Q: Mateschitz has said that after the two-year contract with Renault he can imagine building his own engine. How could that work?
CH: With Red Bull anything is possible. For now we have to see what the engine regulations will be. It is important for us to work with an engine manufacturer like Renault over the next couple of years.
I see different options for Red Bull to get their own drive train development.
In 1981 McLaren commissioned Porsche to build the TAG badged and payed for turbo V6 engines that took them to championship glory. Ron Dennis had John Barnard as the best F1 engineer of his time to specify that engine and Porsche duly executed the job with competence and precision.
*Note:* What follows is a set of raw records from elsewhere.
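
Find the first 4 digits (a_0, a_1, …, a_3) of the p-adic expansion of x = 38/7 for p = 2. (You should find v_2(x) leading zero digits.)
(a_0, …, a_3) = (0, 1, 0, 1)

v_2(38/7) = 1, so a_0 = ... = a_0 = 0. Factor out: x = 2^1 · u with u = 19/7 a unit in ℤ_2. Expand u iteratively via a_{v+i} = u_i mod 2, u_{i+1} = (u_i − a_{v+i})/2:
  u_0 = 19/7;  a_1 = 1;  u_1 = (u_0 − 1)/2 = 6/7
  u_1 = 6/7;  a_2 = 0;  u_2 = (u_1 − 0)/2 = 3/7
  u_2 = 3/7;  a_3 = 1;  u_3 = (u_2 − 1)/2 = -2/7
Digits: (0, 1, 0, 1).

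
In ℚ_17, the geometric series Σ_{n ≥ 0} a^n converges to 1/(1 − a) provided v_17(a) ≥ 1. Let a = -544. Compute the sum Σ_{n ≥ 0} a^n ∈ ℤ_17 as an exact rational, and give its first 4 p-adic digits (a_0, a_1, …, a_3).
Σ a^n = 1/(1 − a) = 1/545;  first 4 digits = (1, 2, 2, 0)

v_17(a) = 1 ≥ 1, so the series converges in ℤ_17 to 1/(1 − a) = 1/(1 − (-544)) = 1/545. Expand this rational in ℤ_17: compute digits iteratively via d_i = x_i mod 17, x_{i+1} = (x_i − d_i)/17. The first 4 digits are (1, 2, 2, 0).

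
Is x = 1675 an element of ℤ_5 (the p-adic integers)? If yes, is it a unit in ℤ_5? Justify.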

There is no reason why Red Bull should not be able to do the same with Adrian Newey again. Newey is not inferior to Barnard in his visionary powers and Porsche has only gained in competence since 1985. In fact Porsche is the biggest manufacturer of race cars and racing engines by number and by sales. They also run a customer design and development company employing more than 500 engineers for the last twenty years. Should Ferdinand Piech ever meet his creator in the near future Porsche should also be up to their arms in F1 by their own choice. So it may be only a matter of time that Red Bull will have to push things all on their own.
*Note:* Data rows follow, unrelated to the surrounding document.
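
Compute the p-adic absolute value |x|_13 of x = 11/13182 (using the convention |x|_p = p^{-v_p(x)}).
|11/13182|_13 = 2197

Step 1 — compute v_13(x) by factoring powers of 13 out of the numerator and denominator: v_13(11/13182) = -3. Step 2 — apply |x|_p = p^{-v_p(x)} = 13^{3} = 2197.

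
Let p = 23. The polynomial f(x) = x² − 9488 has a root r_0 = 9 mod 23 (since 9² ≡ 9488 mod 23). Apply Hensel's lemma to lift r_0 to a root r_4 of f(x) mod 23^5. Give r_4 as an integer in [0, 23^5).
r_4 = 1049568 (mod 6436343)

Hensel's recurrence: r_{i+1} = r_i − f(r_i)·(f′(r_i))^{-1} mod 23^{i+2}, with f′(x) = 2x. Iterate:
  r_0 = 9 (mod 23)
  r_1 = 32 (mod 529)
  r_2 = 3206 (mod 12167)
  r_3 = 210045 (mod 279841)
  r_4 = 1049568 (mod 6436343)
Final: r_4 = 1049568, and one checks f(r_4) ≡ 0 mod 23^5.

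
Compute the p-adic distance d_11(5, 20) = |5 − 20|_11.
d_11(5, 20) = 1

Step 1 — x − y = 5 − 20 = -15. Step 2 — v_11(-15) = 0 (factor: -15 = −(11^0 · 15); the sign does not affect v_p). Step 3 — |x − y|_11 = 11^{0} = 1.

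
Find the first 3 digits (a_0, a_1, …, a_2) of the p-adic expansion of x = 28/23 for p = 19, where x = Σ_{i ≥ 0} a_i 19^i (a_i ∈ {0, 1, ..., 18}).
(a_0, …, a_2) = (7, 3, 18)

v_19(28/23) = 0 (numerator and denominator both coprime to 19), so x ∈ ℤ_19^×. Compute digits iteratively via a_i = x_i mod 19, x_{i+1} = (x_i − a_i)/19, with x_0 = x:
  x_0 = 28/23;  a_0 = 7;  x_1 = (x_0 − 7)/19 = -7/23
  x_1 = -7/23;  a_1 = 3;  x_2 = (x_1 − 3)/19 = -4/23
  x_2 = -4/23;  a_2 = 18;  x_3 = (x_2 − 18)/19 = -22/23
Digits: (7, 3, 18).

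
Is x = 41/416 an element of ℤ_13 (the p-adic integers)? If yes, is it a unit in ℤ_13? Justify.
x ∉ ℤ_13 (v_13(x) = -1 < 0)

ℤ_13 = {x ∈ ℚ_13 : v_13(x) ≥ 0} and ℤ_13^× = {x ∈ ℤ_13 : v_13(x) = 0}. Here v_13(41/416) = v_13(num) − v_13(den) = -1; compare against these criteria.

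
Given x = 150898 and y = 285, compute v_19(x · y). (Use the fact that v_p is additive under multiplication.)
v_19(43005930) = 4

v_p(x) = 3 (factor: 150898 = 19^3 · 22); v_p(y) = 1 (factor: 285 = 19^1 · 15). Additivity: v_p(xy) = v_p(x) + v_p(y) = 3 + 1 = 4. (Direct check: xy = 43005930 = 19^4 · (330).)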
Another option is to approach BMW who have a very good F1 engine department almost untouched sitting in Munich. They may not be inclined to go back into F1 under their own name yet but they could be inclined to keep a toe in the water if they get lavishly compensated. For a guy of Mateschitz's fortunes it makes little difference if he spends $150m or $200m per annum.
A little cash injection of $250m for five years would probably make both Porsche or BMW do a very decent job of it.